Rabbi Lookstein was wrong, and had the courage to say so

R’ Haskel Lookstein is a respected figure, albeit on the left side of Centrist Orthodoxy. I had posted about wearing a Yarmulka B’Davka and suggested that even those who don’t normally wear one, should undertake to wear one especially in this day and age when we are under attack. Afraid to be seen you are Jewish?

I was shocked that R’ Lookstein had suggested parents consider telling their kids to wear baseball caps. Perhaps it’s mandated according to Halacha: one shouldn’t place oneself in a dangerous position. My Zayda Yidel ע’’ה always expressed discomfort when I left the house wearing a Yarmulka, and not a hat. He was a miraculous holocaust survivor, and I was his grandchild. I was one of the few Balbin males. He was agitated if I “flaunted” my Jewishness unecessarily. I understood his feelings. My attitude was that I would never be afraid of גוים who hated me because I was Jewish. He had suffered, but I somehow wanted someone to start with me so I could exact some macabre revenge. Sorry Zayda. Forgive me.

I was pleased to see that R’ Lookstein had recanted, changing his mind. Although not quite advocating what I suggested, which was more of an aggressive  “in your face, anti-semite” sentiment, he at least saw that his Galusdik approach was retrograde.

Author: pitputim

I've enjoyed being a computer science professor in Melbourne, Australia, as well as band leader/singer for the Schnapps Band. My high schooling was in Chabad and I continued at Yeshivat Kerem B'Yavneh in Israel and later in life at Machon L'Hora'ah, Yeshivas Halichos Olam.

2 thoughts on “Rabbi Lookstein was wrong, and had the courage to say so”

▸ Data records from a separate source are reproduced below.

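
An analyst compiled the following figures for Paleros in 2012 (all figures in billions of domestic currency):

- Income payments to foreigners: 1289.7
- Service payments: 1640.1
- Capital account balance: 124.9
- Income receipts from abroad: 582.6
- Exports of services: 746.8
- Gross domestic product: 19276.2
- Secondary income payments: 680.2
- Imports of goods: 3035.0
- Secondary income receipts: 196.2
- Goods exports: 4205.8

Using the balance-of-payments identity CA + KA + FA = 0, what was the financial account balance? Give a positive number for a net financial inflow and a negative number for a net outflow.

Goods balance = 4205.8 - 3035.0 = 1170.8
Services balance = 746.8 - 1640.1 = -893.3
Trade balance (goods + services) = 1170.8 + (-893.3) = 277.5
Net primary income = 582.6 - 1289.7 = -707.1
Net secondary income = 196.2 - 680.2 = -484.0
Current account = 277.5 + (-707.1) + (-484.0) = -913.6
Financial account = -(-913.6 + 124.9) = 788.7

788.7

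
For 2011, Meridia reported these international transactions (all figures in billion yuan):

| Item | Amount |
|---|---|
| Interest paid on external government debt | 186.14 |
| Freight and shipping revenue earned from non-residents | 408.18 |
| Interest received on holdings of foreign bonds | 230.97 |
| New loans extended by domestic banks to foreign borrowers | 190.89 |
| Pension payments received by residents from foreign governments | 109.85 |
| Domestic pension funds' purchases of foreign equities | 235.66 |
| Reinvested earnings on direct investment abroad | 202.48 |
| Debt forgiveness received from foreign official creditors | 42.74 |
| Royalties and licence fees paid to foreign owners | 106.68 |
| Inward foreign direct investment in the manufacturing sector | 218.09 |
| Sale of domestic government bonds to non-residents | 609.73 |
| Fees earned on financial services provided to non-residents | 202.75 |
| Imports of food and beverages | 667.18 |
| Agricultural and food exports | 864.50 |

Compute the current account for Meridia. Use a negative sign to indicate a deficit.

Goods: 864.50 - 667.18 = 197.32
Services: -106.68 + 202.75 + 408.18 = 504.25
Primary income: 202.48 + 230.97 - 186.14 = 247.31
Secondary income: 109.85
Current account = 197.32 + 504.25 + 247.31 + 109.85 = 1058.73
(Excluded from the current account — financial account: new loans extended by domestic banks to foreign borrowers 190.89, domestic pension funds' purchases of foreign equities 235.66, inward foreign direct investment in the manufacturing sector 218.09, sale of domestic government bonds to non-residents 609.73; capital account: debt forgiveness received from foreign official creditors 42.74.)

1058.73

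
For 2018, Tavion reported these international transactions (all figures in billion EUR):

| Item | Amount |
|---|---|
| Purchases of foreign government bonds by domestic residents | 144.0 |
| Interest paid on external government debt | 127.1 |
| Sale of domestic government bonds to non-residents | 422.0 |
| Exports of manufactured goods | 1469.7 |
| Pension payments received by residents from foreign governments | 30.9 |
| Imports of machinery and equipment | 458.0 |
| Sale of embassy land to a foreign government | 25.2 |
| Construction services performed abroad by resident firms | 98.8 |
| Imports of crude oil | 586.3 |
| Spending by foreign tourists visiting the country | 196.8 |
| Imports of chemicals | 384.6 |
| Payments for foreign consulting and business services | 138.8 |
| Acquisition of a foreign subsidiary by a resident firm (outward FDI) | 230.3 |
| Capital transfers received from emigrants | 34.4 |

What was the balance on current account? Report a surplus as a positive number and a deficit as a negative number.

Goods: -586.3 - 384.6 + 1469.7 - 458.0 = 40.8
Services: 98.8 + 196.8 - 138.8 = 156.8
Primary income: -127.1
Secondary income: 30.9
Current account = 40.8 + 156.8 + (-127.1) + 30.9 = 101.4
(Excluded from the current account — financial account: purchases of foreign government bonds by domestic residents 144.0, sale of domestic government bonds to non-residents 422.0, acquisition of a foreign subsidiary by a resident firm (outward FDI) 230.3; capital account: sale of embassy land to a foreign government 25.2, capital transfers received from emigrants 34.4.)

101.4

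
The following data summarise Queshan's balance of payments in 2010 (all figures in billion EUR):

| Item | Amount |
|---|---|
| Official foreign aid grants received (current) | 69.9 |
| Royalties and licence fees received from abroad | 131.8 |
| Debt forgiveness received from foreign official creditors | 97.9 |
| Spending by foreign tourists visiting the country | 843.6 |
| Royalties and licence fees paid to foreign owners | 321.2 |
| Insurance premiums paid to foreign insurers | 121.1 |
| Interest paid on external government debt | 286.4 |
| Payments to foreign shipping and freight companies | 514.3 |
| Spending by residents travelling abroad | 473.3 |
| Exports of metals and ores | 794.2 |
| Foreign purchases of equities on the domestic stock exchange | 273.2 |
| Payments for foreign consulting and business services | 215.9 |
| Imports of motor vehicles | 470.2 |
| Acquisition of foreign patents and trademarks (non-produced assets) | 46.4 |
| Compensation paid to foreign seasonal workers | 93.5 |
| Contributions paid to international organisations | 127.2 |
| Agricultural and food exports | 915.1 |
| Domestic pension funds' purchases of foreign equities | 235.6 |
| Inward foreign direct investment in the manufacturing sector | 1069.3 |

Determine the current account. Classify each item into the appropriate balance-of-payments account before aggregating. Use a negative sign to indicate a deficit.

131.5

Goods: 915.1 + 794.2 - 470.2 = 1239.1
Services: -121.1 - 514.3 - 321.2 + 131.8 + 843.6 - 473.3 - 215.9 = -670.4
Primary income: -286.4 - 93.5 = -379.9
Secondary income: -127.2 + 69.9 = -57.3
Current account = 1239.1 + (-670.4) + (-379.9) + (-57.3) = 131.5
(Excluded from the current account — capital account: debt forgiveness received from foreign official creditors 97.9, acquisition of foreign patents and trademarks (non-produced assets) 46.4; financial account: foreign purchases of equities on the domestic stock exchange 273.2, domestic pension funds' purchases of foreign equities 235.6, inward foreign direct investment in the manufacturing sector 1069.3.)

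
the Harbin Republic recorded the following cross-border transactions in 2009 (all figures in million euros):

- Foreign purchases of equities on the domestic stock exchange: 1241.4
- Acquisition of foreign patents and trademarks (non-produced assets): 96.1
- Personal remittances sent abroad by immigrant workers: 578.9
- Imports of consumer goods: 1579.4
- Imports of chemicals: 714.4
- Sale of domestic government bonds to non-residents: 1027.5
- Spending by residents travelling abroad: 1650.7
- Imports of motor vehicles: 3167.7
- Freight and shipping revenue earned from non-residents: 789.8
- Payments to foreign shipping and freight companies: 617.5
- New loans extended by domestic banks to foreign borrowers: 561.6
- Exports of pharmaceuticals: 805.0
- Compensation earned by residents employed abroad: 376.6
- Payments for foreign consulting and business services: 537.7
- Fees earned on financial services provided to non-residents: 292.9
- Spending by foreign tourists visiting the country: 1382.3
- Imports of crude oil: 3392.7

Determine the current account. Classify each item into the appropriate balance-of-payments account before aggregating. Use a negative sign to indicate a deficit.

Goods: -714.4 - 1579.4 - 3167.7 - 3392.7 + 805.0 = -8049.2
Services: -1650.7 + 1382.3 - 537.7 - 617.5 + 292.9 + 789.8 = -340.9
Primary income: 376.6
Secondary income: -578.9
Current account = (-8049.2) + (-340.9) + 376.6 + (-578.9) = -8592.4
(Excluded from the current account — financial account: foreign purchases of equities on the domestic stock exchange 1241.4, sale of domestic government bonds to non-residents 1027.5, new loans extended by domestic banks to foreign borrowers 561.6; capital account: acquisition of foreign patents and trademarks (non-produced assets) 96.1.)

-8592.4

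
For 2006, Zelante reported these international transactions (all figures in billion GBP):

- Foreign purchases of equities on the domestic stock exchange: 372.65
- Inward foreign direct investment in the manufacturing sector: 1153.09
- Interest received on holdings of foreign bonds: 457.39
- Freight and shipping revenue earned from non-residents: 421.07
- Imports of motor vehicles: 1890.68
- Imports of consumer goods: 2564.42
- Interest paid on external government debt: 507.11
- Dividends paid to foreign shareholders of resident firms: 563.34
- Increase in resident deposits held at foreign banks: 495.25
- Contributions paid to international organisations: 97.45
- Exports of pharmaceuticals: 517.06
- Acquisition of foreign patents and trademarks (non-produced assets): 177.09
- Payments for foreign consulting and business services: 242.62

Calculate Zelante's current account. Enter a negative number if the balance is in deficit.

-4470.10

Goods: -1890.68 - 2564.42 + 517.06 = -3938.04
Services: -242.62 + 421.07 = 178.45
Primary income: -563.34 - 507.11 + 457.39 = -613.06
Secondary income: -97.45
Current account = (-3938.04) + 178.45 + (-613.06) + (-97.45) = -4470.10
(Excluded from the current account — financial account: foreign purchases of equities on the domestic stock exchange 372.65, inward foreign direct investment in the manufacturing sector 1153.09, increase in resident deposits held at foreign banks 495.25; capital account: acquisition of foreign patents and trademarks (non-produced assets) 177.09.)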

  1. You are not going to change an anti-semites opinion of Jews by wearing a yarmulka. The only thing that might change is the way your nose looks and your bloody shirt. I attended a wedding wearing hat and suit at Crown when the place was full of people going to Fed Square, and I was sworn at in the car park and another time inside Crown and when I looked at the guy, he was quite ready to bash my head in, and I was ‘saved’ by another goy who interceded. There is nothing to be gained or heroic in getting bashed up if you can wear a baseball cap instead and be left alone. Google “Jewish” if you want to know what a huge percentage of people think about us.